Conservative Party leadership candidate Kemi Badenoch created a controversy by suggesting maternity pay is “excessive“. But Tory chair Richard Fuller responded by coming out to brag about how his party actually “brought in statutory maternity pay”. But that’s a simplistic and misleading assessment of how maternity pay arose.
The history of maternity support
Back in 1911, the National Insurance Act under Liberal politician David Lloyd George legislated for a universal maternal health benefit. Then, in 1946, Labour’s Clement Attlee extended on the act’s scope. The changes meant that:
Mothers received an allowance for each child if they had been paying National Insurance in addition to a lump sum payable on the birth of each child.
Payments included a maternity grant, attendance allowance, and maternity allowance. As a government document notes, the maternity allowance “originated as a contributory benefit introduced in 1948” and “was originally paid for 13 weeks but increased to 18 weeks in 1953”.
Later, under Labour’s Harold Wilson, “the Employment Protection Act 1975 prohibited dismissal on grounds of pregnancy and granted maternity leave”. As Labour’s Jo Richardson argued during the debates surrounding maternity rights that year, “most European countries make much better provision for maternity pay than we do”.
As an academic paper outlined in 2003, the Conservatives really came into the story in 1987. In that year, “Maternity Pay was relabelled Statutory Maternity Pay (SMP) with minor administrative changes”. But as the Independent reported in 2010:
In 1987, the universal maternity grant was removed. State-paid maternity allowance was restricted.
And it described European criticism of the state of British employment law in 1988:
The only state not to provide full statutory maternity leave, Britain had blocked the adoption of a draft directive setting out minimum standards on parental leave.
So the Tories were hardly at the forefront of maternity rights. If anything, they were often holding them back.
Richard Fuller(Tory Party Chair): "The Tory party brought in statutory maternity pay." 👀
but
Statutory maternity pay was introduced in July 1948 under Clement Attlee, a Labour Prime Minister.#KayBurley pic.twitter.com/pqoxIDhaNP
— Haggis_UK 🇬🇧 🇪🇺 (@Haggis_UK) September 30, 2024
Maternity pay needs a big boost
Tories like Fuller and Badenoch, of course, have a history of exaggerating or misleading people on these issues.
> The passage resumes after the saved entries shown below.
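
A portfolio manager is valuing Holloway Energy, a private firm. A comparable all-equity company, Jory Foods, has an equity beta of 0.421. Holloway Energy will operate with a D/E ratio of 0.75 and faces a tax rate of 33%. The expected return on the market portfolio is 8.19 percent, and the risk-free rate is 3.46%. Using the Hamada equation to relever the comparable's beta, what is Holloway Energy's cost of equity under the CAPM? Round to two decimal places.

6.45%

β_L = β_U × [1 + (1 − t)(D/E)] = 0.421 × [1 + (1 − 0.33) × 0.75]
    = 0.421 × [1 + 0.67 × 0.75] = 0.421 × 1.5025 = 0.6326
MRP = 8.19% − 3.46% = 4.73%
E(R) = R_f + β_L × MRP = 3.46% + 0.6326 × 4.73% = 6.45%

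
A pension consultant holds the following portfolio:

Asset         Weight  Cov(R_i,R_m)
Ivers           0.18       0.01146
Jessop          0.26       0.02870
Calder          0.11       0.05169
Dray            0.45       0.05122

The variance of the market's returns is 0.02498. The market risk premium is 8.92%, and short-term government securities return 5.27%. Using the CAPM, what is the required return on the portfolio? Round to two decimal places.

β_Ivers = 0.01146 / 0.02498 = 0.4588
β_Jessop = 0.02870 / 0.02498 = 1.1489
β_Calder = 0.05169 / 0.02498 = 2.0693
β_Dray = 0.05122 / 0.02498 = 2.0504
β_P = Σ w_i β_i = 0.18×0.4588 + 0.26×1.1489 + 0.11×2.0693 + 0.45×2.0504 = 1.5316
E(R_P) = R_f + β_P × MRP = 5.27% + 1.5316 × 8.92% = 18.93%

18.93%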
A UCL blog, for example, noted that Jacob Rees-Mogg’s claim in 2023 that “the UK has the best maternity rights in the world” was “an odd statement and contrary to international evidence”.
And in the same year, William Cash suggested that “the UK actually has 52 weeks of maternity pay”. That was also wrong. In reality, “only six of these 52 weeks attract well-paid income replacement, at 90% of previous salary; the next 33 weeks are paid but at a low flat-rate (£156.66 per week), while the remaining 13 weeks are unpaid”.
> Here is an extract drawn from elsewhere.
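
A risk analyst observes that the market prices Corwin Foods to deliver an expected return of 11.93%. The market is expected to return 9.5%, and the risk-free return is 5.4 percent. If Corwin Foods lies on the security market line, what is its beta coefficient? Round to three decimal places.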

Also, it’s important to point out that over a decade of Tory rule has hardly helped the situation.
For example, a survey for Unison revealed in February 2024 that “a quarter of women have gone without eating while receiving only the statutory maternity rate”. Many women, particularly from minority groups, are in insecure jobs with low pay that don’t allow them statutory maternity benefits.
Indeed, maternity pay tends to be higher for women with higher-paying jobs. Overall, the vast majority of women who took part in the survey had money worries before and after their children’s birth. And over half went back to work “before they were ready” for the same reason.
Unison and its survey provider, Maternity Action, urged the government to make changes. They insisted on the need to double statutory maternity pay to meet the equivalent of the national minimum wage.
After the backlash over Badenoch’s words, she later corrected herself, saying “of course maternity pay isn’t excessive”. And on that, if little else, we can completely agree.